Quelles solutions pour lutter contre la précarité énergétique ?

Objectif consacré par la nouvelle loi de transition énergétique, la lutte contre la précarité énergétique constitue aujourd’hui une condition indispensable au succès d’un nouveau système énergétique plus responsable et plus durable et cela aussi bien sur le plan social qu’environnemental. Les difficultés rencontrées dans la maîtrise de l’énergie et de sa consommation s’accentuent chaque année un peu plus et sont désormais monnaie courante pour près de 4 millions de ménages en France. Un constat alarmant qui a poussé de nombreux services sociaux et associations caritatives à se former et à se spécialiser dans le domaine de l’efficacité et de la sobriété énergétique afin de conseiller au mieux les personnes les plus démunies.

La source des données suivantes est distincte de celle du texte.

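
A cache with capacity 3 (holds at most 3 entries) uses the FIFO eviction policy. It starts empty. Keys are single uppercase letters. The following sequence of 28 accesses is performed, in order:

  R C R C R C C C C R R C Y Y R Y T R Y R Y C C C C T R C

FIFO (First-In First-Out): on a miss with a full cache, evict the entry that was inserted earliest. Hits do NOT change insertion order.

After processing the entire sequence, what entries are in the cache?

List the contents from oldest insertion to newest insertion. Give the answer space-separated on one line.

Answer: T R C

Derivation:
FIFO simulation (capacity=3):
  1. access R: MISS. Cache (old->new): [R]
  2. access C: MISS. Cache (old->new): [R C]
  3. access R: HIT. Cache (old->new): [R C]
  4. access C: HIT. Cache (old->new): [R C]
  5. access R: HIT. Cache (old->new): [R C]
  6. access C: HIT. Cache (old->new): [R C]
  7. access C: HIT. Cache (old->new): [R C]
  8. access C: HIT. Cache (old->new): [R C]
  9. access C: HIT. Cache (old->new): [R C]
  10. access R: HIT. Cache (old->new): [R C]
  11. access R: HIT. Cache (old->new): [R C]
  12. access C: HIT. Cache (old->new): [R C]
  13. access Y: MISS. Cache (old->new): [R C Y]
  14. access Y: HIT. Cache (old->new): [R C Y]
  15. access R: HIT. Cache (old->new): [R C Y]
  16. access Y: HIT. Cache (old->new): [R C Y]
  17. access T: MISS, evict R. Cache (old->new): [C Y T]
  18. access R: MISS, evict C. Cache (old->new): [Y T R]
  19. access Y: HIT. Cache (old->new): [Y T R]
  20. access R: HIT. Cache (old->new): [Y T R]
  21. access Y: HIT. Cache (old->new): [Y T R]
  22. access C: MISS, evict Y. Cache (old->new): [T R C]
  23. access C: HIT. Cache (old->new): [T R C]
  24. access C: HIT. Cache (old->new): [T R C]
  25. access C: HIT. Cache (old->new): [T R C]
  26. access T: HIT. Cache (old->new): [T R C]
  27. access R: HIT. Cache (old->new): [T R C]
  28. access C: HIT. Cache (old->new): [T R C]
Total: 22 hits, 6 misses, 3 evictions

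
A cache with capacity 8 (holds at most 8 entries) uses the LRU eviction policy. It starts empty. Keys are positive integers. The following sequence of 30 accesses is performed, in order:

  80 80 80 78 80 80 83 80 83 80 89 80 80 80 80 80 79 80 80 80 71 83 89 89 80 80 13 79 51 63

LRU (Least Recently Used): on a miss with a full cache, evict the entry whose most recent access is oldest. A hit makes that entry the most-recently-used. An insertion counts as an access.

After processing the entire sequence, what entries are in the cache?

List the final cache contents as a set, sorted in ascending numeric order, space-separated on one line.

LRU simulation (capacity=8):
  1. access 80: MISS. Cache (LRU->MRU): [80]
  2. access 80: HIT. Cache (LRU->MRU): [80]
  3. access 80: HIT. Cache (LRU->MRU): [80]
  4. access 78: MISS. Cache (LRU->MRU): [80 78]
  5. access 80: HIT. Cache (LRU->MRU): [78 80]
  6. access 80: HIT. Cache (LRU->MRU): [78 80]
  7. access 83: MISS. Cache (LRU->MRU): [78 80 83]
  8. access 80: HIT. Cache (LRU->MRU): [78 83 80]
  9. access 83: HIT. Cache (LRU->MRU): [78 80 83]
  10. access 80: HIT. Cache (LRU->MRU): [78 83 80]
  11. access 89: MISS. Cache (LRU->MRU): [78 83 80 89]
  12. access 80: HIT. Cache (LRU->MRU): [78 83 89 80]
  13. access 80: HIT. Cache (LRU->MRU): [78 83 89 80]
  14. access 80: HIT. Cache (LRU->MRU): [78 83 89 80]
  15. access 80: HIT. Cache (LRU->MRU): [78 83 89 80]
  16. access 80: HIT. Cache (LRU->MRU): [78 83 89 80]
  17. access 79: MISS. Cache (LRU->MRU): [78 83 89 80 79]
  18. access 80: HIT. Cache (LRU->MRU): [78 83 89 79 80]
  19. access 80: HIT. Cache (LRU->MRU): [78 83 89 79 80]
  20. access 80: HIT. Cache (LRU->MRU): [78 83 89 79 80]
  21. access 71: MISS. Cache (LRU->MRU): [78 83 89 79 80 71]
  22. access 83: HIT. Cache (LRU->MRU): [78 89 79 80 71 83]
  23. access 89: HIT. Cache (LRU->MRU): [78 79 80 71 83 89]
  24. access 89: HIT. Cache (LRU->MRU): [78 79 80 71 83 89]
  25. access 80: HIT. Cache (LRU->MRU): [78 79 71 83 89 80]
  26. access 80: HIT. Cache (LRU->MRU): [78 79 71 83 89 80]
  27. access 13: MISS. Cache (LRU->MRU): [78 79 71 83 89 80 13]
  28. access 79: HIT. Cache (LRU->MRU): [78 71 83 89 80 13 79]
  29. access 51: MISS. Cache (LRU->MRU): [78 71 83 89 80 13 79 51]
  30. access 63: MISS, evict 78. Cache (LRU->MRU): [71 83 89 80 13 79 51 63]
Total: 21 hits, 9 misses, 1 evictions

Answer: 13 51 63 71 79 80 83 89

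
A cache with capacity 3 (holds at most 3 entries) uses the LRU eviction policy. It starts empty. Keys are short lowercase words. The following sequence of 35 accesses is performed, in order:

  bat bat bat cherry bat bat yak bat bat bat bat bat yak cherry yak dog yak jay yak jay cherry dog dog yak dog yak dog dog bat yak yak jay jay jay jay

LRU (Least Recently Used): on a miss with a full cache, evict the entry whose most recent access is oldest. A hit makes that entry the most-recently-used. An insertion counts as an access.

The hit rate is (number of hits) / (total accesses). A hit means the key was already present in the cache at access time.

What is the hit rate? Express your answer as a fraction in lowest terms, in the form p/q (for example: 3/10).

Answer: 5/7

Derivation:
LRU simulation (capacity=3):
  1. access bat: MISS. Cache (LRU->MRU): [bat]
  2. access bat: HIT. Cache (LRU->MRU): [bat]
  3. access bat: HIT. Cache (LRU->MRU): [bat]
  4. access cherry: MISS. Cache (LRU->MRU): [bat cherry]
  5. access bat: HIT. Cache (LRU->MRU): [cherry bat]
  6. access bat: HIT. Cache (LRU->MRU): [cherry bat]
  7. access yak: MISS. Cache (LRU->MRU): [cherry bat yak]
  8. access bat: HIT. Cache (LRU->MRU): [cherry yak bat]
  9. access bat: HIT. Cache (LRU->MRU): [cherry yak bat]
  10. access bat: HIT. Cache (LRU->MRU): [cherry yak bat]
  11. access bat: HIT. Cache (LRU->MRU): [cherry yak bat]
  12. access bat: HIT. Cache (LRU->MRU): [cherry yak bat]
  13. access yak: HIT. Cache (LRU->MRU): [cherry bat yak]
  14. access cherry: HIT. Cache (LRU->MRU): [bat yak cherry]
  15. access yak: HIT. Cache (LRU->MRU): [bat cherry yak]
  16. access dog: MISS, evict bat. Cache (LRU->MRU): [cherry yak dog]
  17. access yak: HIT. Cache (LRU->MRU): [cherry dog yak]
  18. access jay: MISS, evict cherry. Cache (LRU->MRU): [dog yak jay]
  19. access yak: HIT. Cache (LRU->MRU): [dog jay yak]
  20. access jay: HIT. Cache (LRU->MRU): [dog yak jay]
  21. access cherry: MISS, evict dog. Cache (LRU->MRU): [yak jay cherry]
  22. access dog: MISS, evict yak. Cache (LRU->MRU): [jay cherry dog]
  23. access dog: HIT. Cache (LRU->MRU): [jay cherry dog]
  24. access yak: MISS, evict jay. Cache (LRU->MRU): [cherry dog yak]
  25. access dog: HIT. Cache (LRU->MRU): [cherry yak dog]
  26. access yak: HIT. Cache (LRU->MRU): [cherry dog yak]
  27. access dog: HIT. Cache (LRU->MRU): [cherry yak dog]
  28. access dog: HIT. Cache (LRU->MRU): [cherry yak dog]
  29. access bat: MISS, evict cherry. Cache (LRU->MRU): [yak dog bat]
  30. access yak: HIT. Cache (LRU->MRU): [dog bat yak]
  31. access yak: HIT. Cache (LRU->MRU): [dog bat yak]
  32. access jay: MISS, evict dog. Cache (LRU->MRU): [bat yak jay]
  33. access jay: HIT. Cache (LRU->MRU): [bat yak jay]
  34. access jay: HIT. Cache (LRU->MRU): [bat yak jay]
  35. access jay: HIT. Cache (LRU->MRU): [bat yak jay]
Total: 25 hits, 10 misses, 7 evictions

Hit rate = 25/35 = 5/7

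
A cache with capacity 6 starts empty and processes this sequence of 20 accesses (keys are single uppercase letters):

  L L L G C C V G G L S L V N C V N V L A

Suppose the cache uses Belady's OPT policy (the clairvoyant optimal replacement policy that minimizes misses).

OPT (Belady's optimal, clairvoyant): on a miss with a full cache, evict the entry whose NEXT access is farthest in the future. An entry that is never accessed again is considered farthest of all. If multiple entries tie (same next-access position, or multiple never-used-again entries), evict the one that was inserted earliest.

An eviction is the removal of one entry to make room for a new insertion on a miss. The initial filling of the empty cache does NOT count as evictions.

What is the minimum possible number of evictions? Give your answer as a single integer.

Answer: 1

Derivation:
OPT (Belady) simulation (capacity=6):
  1. access L: MISS. Cache: [L]
  2. access L: HIT. Next use of L: step 3. Cache: [L]
  3. access L: HIT. Next use of L: step 10. Cache: [L]
  4. access G: MISS. Cache: [L G]
  5. access C: MISS. Cache: [L G C]
  6. access C: HIT. Next use of C: step 15. Cache: [L G C]
  7. access V: MISS. Cache: [L G C V]
  8. access G: HIT. Next use of G: step 9. Cache: [L G C V]
  9. access G: HIT. Next use of G: never. Cache: [L G C V]
  10. access L: HIT. Next use of L: step 12. Cache: [L G C V]
  11. access S: MISS. Cache: [L G C V S]
  12. access L: HIT. Next use of L: step 19. Cache: [L G C V S]
  13. access V: HIT. Next use of V: step 16. Cache: [L G C V S]
  14. access N: MISS. Cache: [L G C V S N]
  15. access C: HIT. Next use of C: never. Cache: [L G C V S N]
  16. access V: HIT. Next use of V: step 18. Cache: [L G C V S N]
  17. access N: HIT. Next use of N: never. Cache: [L G C V S N]
  18. access V: HIT. Next use of V: never. Cache: [L G C V S N]
  19. access L: HIT. Next use of L: never. Cache: [L G C V S N]
  20. access A: MISS, evict L (next use: never). Cache: [G C V S N A]
Total: 13 hits, 7 misses, 1 evictions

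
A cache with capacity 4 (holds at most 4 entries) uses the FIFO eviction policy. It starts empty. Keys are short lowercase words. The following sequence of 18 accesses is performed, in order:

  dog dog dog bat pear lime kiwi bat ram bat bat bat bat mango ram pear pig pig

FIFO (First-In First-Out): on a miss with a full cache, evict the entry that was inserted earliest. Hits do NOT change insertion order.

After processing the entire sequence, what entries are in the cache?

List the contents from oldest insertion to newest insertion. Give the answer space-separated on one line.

FIFO simulation (capacity=4):
  1. access dog: MISS. Cache (old->new): [dog]
  2. access dog: HIT. Cache (old->new): [dog]
  3. access dog: HIT. Cache (old->new): [dog]
  4. access bat: MISS. Cache (old->new): [dog bat]
  5. access pear: MISS. Cache (old->new): [dog bat pear]
  6. access lime: MISS. Cache (old->new): [dog bat pear lime]
  7. access kiwi: MISS, evict dog. Cache (old->new): [bat pear lime kiwi]
  8. access bat: HIT. Cache (old->new): [bat pear lime kiwi]
  9. access ram: MISS, evict bat. Cache (old->new): [pear lime kiwi ram]
  10. access bat: MISS, evict pear. Cache (old->new): [lime kiwi ram bat]
  11. access bat: HIT. Cache (old->new): [lime kiwi ram bat]
  12. access bat: HIT. Cache (old->new): [lime kiwi ram bat]
  13. access bat: HIT. Cache (old->new): [lime kiwi ram bat]
  14. access mango: MISS, evict lime. Cache (old->new): [kiwi ram bat mango]
  15. access ram: HIT. Cache (old->new): [kiwi ram bat mango]
  16. access pear: MISS, evict kiwi. Cache (old->new): [ram bat mango pear]
  17. access pig: MISS, evict ram. Cache (old->new): [bat mango pear pig]
  18. access pig: HIT. Cache (old->new): [bat mango pear pig]
Total: 8 hits, 10 misses, 6 evictions

Answer: bat mango pear pig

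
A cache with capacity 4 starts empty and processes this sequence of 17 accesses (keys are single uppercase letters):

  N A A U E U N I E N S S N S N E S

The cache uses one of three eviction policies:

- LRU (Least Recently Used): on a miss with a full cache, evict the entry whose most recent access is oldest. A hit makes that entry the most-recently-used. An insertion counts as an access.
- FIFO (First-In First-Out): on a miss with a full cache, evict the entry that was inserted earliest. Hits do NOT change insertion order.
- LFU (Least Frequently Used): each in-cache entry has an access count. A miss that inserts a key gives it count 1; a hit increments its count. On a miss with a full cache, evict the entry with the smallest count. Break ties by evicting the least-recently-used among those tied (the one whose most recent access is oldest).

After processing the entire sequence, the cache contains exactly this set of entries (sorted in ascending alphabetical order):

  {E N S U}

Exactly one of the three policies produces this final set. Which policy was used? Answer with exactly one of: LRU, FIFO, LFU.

Simulating under each policy and comparing final sets:
  LRU: final set = {E I N S} -> differs
  FIFO: final set = {E I N S} -> differs
  LFU: final set = {E N S U} -> MATCHES target
Only LFU produces the target set.

Answer: LFU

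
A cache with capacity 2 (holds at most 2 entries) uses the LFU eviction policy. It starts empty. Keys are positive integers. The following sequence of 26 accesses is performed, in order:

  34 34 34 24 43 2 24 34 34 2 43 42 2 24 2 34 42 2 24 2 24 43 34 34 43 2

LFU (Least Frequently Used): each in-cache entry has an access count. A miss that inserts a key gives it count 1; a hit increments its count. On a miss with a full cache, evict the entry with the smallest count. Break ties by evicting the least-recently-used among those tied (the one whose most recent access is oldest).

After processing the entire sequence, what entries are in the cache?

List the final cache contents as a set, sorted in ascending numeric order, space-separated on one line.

Answer: 2 34

Derivation:
LFU simulation (capacity=2):
  1. access 34: MISS. Cache: [34(c=1)]
  2. access 34: HIT, count now 2. Cache: [34(c=2)]
  3. access 34: HIT, count now 3. Cache: [34(c=3)]
  4. access 24: MISS. Cache: [24(c=1) 34(c=3)]
  5. access 43: MISS, evict 24(c=1). Cache: [43(c=1) 34(c=3)]
  6. access 2: MISS, evict 43(c=1). Cache: [2(c=1) 34(c=3)]
  7. access 24: MISS, evict 2(c=1). Cache: [24(c=1) 34(c=3)]
  8. access 34: HIT, count now 4. Cache: [24(c=1) 34(c=4)]
  9. access 34: HIT, count now 5. Cache: [24(c=1) 34(c=5)]
  10. access 2: MISS, evict 24(c=1). Cache: [2(c=1) 34(c=5)]
  11. access 43: MISS, evict 2(c=1). Cache: [43(c=1) 34(c=5)]
  12. access 42: MISS, evict 43(c=1). Cache: [42(c=1) 34(c=5)]
  13. access 2: MISS, evict 42(c=1). Cache: [2(c=1) 34(c=5)]
  14. access 24: MISS, evict 2(c=1). Cache: [24(c=1) 34(c=5)]
  15. access 2: MISS, evict 24(c=1). Cache: [2(c=1) 34(c=5)]
  16. access 34: HIT, count now 6. Cache: [2(c=1) 34(c=6)]
  17. access 42: MISS, evict 2(c=1). Cache: [42(c=1) 34(c=6)]
  18. access 2: MISS, evict 42(c=1). Cache: [2(c=1) 34(c=6)]
  19. access 24: MISS, evict 2(c=1). Cache: [24(c=1) 34(c=6)]
  20. access 2: MISS, evict 24(c=1). Cache: [2(c=1) 34(c=6)]
  21. access 24: MISS, evict 2(c=1). Cache: [24(c=1) 34(c=6)]
  22. access 43: MISS, evict 24(c=1). Cache: [43(c=1) 34(c=6)]
  23. access 34: HIT, count now 7. Cache: [43(c=1) 34(c=7)]
  24. access 34: HIT, count now 8. Cache: [43(c=1) 34(c=8)]
  25. access 43: HIT, count now 2. Cache: [43(c=2) 34(c=8)]
  26. access 2: MISS, evict 43(c=2). Cache: [2(c=1) 34(c=8)]
Total: 8 hits, 18 misses, 16 evictions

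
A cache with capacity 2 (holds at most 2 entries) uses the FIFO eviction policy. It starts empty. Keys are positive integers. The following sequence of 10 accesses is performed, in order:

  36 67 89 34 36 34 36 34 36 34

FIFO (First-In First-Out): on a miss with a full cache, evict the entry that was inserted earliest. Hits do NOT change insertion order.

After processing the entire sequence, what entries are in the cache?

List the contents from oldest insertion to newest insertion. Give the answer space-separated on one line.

FIFO simulation (capacity=2):
  1. access 36: MISS. Cache (old->new): [36]
  2. access 67: MISS. Cache (old->new): [36 67]
  3. access 89: MISS, evict 36. Cache (old->new): [67 89]
  4. access 34: MISS, evict 67. Cache (old->new): [89 34]
  5. access 36: MISS, evict 89. Cache (old->new): [34 36]
  6. access 34: HIT. Cache (old->new): [34 36]
  7. access 36: HIT. Cache (old->new): [34 36]
  8. access 34: HIT. Cache (old->new): [34 36]
  9. access 36: HIT. Cache (old->new): [34 36]
  10. access 34: HIT. Cache (old->new): [34 36]
Total: 5 hits, 5 misses, 3 evictions

Answer: 34 36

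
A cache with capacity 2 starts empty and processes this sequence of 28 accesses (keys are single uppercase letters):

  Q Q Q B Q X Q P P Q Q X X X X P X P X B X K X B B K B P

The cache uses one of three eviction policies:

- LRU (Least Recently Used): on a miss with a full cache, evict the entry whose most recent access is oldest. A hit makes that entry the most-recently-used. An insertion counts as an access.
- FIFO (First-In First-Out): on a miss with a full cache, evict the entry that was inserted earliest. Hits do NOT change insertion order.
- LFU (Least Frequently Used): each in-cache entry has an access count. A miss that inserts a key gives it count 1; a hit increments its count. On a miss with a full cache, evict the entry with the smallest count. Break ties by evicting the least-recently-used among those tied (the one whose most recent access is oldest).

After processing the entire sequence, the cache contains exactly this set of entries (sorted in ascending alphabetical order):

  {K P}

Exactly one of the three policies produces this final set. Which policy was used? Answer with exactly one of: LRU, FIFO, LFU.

Answer: FIFO

Derivation:
Simulating under each policy and comparing final sets:
  LRU: final set = {B P} -> differs
  FIFO: final set = {K P} -> MATCHES target
  LFU: final set = {P Q} -> differs
Only FIFO produces the target set.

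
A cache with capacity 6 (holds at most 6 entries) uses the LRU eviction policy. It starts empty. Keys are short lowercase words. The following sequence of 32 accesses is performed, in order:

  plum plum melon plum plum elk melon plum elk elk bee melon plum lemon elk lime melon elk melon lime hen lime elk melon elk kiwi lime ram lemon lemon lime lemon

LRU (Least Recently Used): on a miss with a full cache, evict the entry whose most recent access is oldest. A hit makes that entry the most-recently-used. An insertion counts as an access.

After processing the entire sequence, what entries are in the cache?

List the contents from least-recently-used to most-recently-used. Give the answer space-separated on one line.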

Réaliser un diagnostic thermique de son logement, effectuer des travaux d’isolement, connaître et appliquer au quotidien les éco-gestes pour modifier son comportement et ses habitudes dans le sens d’une consommation plus responsable, les solutions pour réduire sa facture d’électricité existent mais ne semblent pas à la portée de tous.
En effet, comme le précisait au mois d’octobre dernier l’Observatoire national de la précarité énergétique (ONPE), plus de 11 millions de personnes, soit un cinquième de la population française, éprouveraient encore des difficultés à se chauffer et à s’éclairer. Une situation des plus précaires qui nécessite aujourd’hui un renforcement des aides au paiement des factures dans les plus brefs délais. Si le projet de loi de Ségolène Royal a bien évoqué la mise en place des chèques Energie, cette disposition parait bien insuffisante pour certains et ne sera de plus pas applicable avant plusieurs mois.
«L’urgence, c’est d’aider à présent les plus démunis à payer leur factures car l’impayé fait peser le risque de la coupure», prévient Bruno Léchevin, président de l’Agence de l’environnement et de la maîtrise de l’énergie (Ademe), évoquant ainsi le besoin urgent d’«un outil de solidarité nationale».
En attendant, le groupe EDF, premier fournisseur d’électricité en France, tente depuis plusieurs années d’épauler les personnes en situation de précarité énergétique par la mise en place de tarifs sociaux et de contrats plus adaptés, mais en accompagnant également au quotidien les associations et organismes de proximité.
Plusieurs organisations bénéficient du soutien du groupe EDF comme la Croix-Rouge, les Restos du Cœur, la Fondation Abbé Pierre, les Secours catholiques ou l’ADIL (Association départementale d’information sur le logement). Des collaborations conventionnées qui doivent permettre, via l’appui et le relais des travailleurs sociaux, de mieux informer et conseiller les usagers en matières de tarifs sociaux, d’étalement de la dette ou d’économies d’énergie.
Des efforts sur le terrain indispensables mais qui devront toutefois s’accompagner de dispositions législatives cohérentes concernant les chèques énergies et les subventions publiques envisagées pour soutenir la rénovation énergétique des logements pour les ménages modestes.
«Penser pouvoir réussir la transition énergétique et écologique sans traiter la question sociale, ce serait prendre un risque d’échec majeur», conclut dans ce sens Bruno Léchevin.